Many evaluators will ask for input from someone who knows you well, like a partner, parent, or close friend, to get an outside perspective on your behavior patterns. Some assessments include standardized questionnaires or computerized tests of attention and impulse control. The process can take one to several sessions depending on the clinician and the complexity of your situation.

The requirement that symptoms show up in two or more settings is important. If you can’t focus at a job you find boring but have no trouble in the rest of your life, that’s less likely to be ADHD and more likely to be a situational problem. ADHD is pervasive. It follows you across contexts, even if it’s more noticeable in some than others.

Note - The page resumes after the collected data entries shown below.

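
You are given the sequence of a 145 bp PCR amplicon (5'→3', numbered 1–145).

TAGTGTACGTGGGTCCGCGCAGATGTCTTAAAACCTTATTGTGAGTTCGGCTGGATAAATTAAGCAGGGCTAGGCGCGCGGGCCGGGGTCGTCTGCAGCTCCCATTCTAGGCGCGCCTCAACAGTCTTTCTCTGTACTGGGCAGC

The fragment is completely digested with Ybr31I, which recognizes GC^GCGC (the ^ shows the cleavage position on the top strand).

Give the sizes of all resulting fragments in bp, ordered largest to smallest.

75, 37, 33 bp

Ybr31I sites (GCGCGC) start at positions 74, 111.
Ybr31I cuts after base 2 of each site, so after positions 75, 112.
Linear molecule, 2 cuts → 3 fragments:
  1–75 → 75 bp
  76–112 → 37 bp
  113–145 → 33 bp
Sorted largest to smallest: 75, 37, 33 bp.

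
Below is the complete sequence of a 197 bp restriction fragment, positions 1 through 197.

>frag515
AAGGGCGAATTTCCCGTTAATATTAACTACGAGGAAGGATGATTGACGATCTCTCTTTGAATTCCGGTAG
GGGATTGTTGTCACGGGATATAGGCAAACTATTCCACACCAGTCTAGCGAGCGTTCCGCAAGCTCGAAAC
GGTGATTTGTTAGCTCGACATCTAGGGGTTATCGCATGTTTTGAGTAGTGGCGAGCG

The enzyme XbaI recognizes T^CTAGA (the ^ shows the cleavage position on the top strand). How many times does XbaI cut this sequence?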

Signs That Point Toward ADHD

No single symptom confirms ADHD, but certain patterns are strongly suggestive. Consider whether these experiences have been part of your life for years, not just during a stressful period:

  • You start many projects but finish few. The beginning is exciting, but once the novelty fades, your motivation evaporates.
  • You’re always losing things. Keys, wallet, phone, important documents. Not occasionally, but as a persistent pattern that disrupts your day.
  • People tell you that you don’t listen. You zone out mid-conversation even when you’re trying to pay attention.
  • You avoid paperwork, emails, or admin tasks to the point where bills go unpaid, forms go unfiled, and things pile up.
  • You’re chronically late or underestimate time. A task you thought would take 20 minutes takes two hours, and you’re genuinely surprised.
  • You feel restless even when sitting still. Your legs bounce, your mind races, and you feel an internal pressure to move or do something.
  • You interrupt people or blurt things out even though you know it’s rude and wish you could stop.

The distinguishing factor is duration and impairment. Everyone loses their keys sometimes. Everyone zones out in a boring meeting. ADHD means these things happen consistently enough that they interfere with your work, your relationships, or your ability to manage daily responsibilities, and they’ve been happening since childhood even if no one noticed at the time.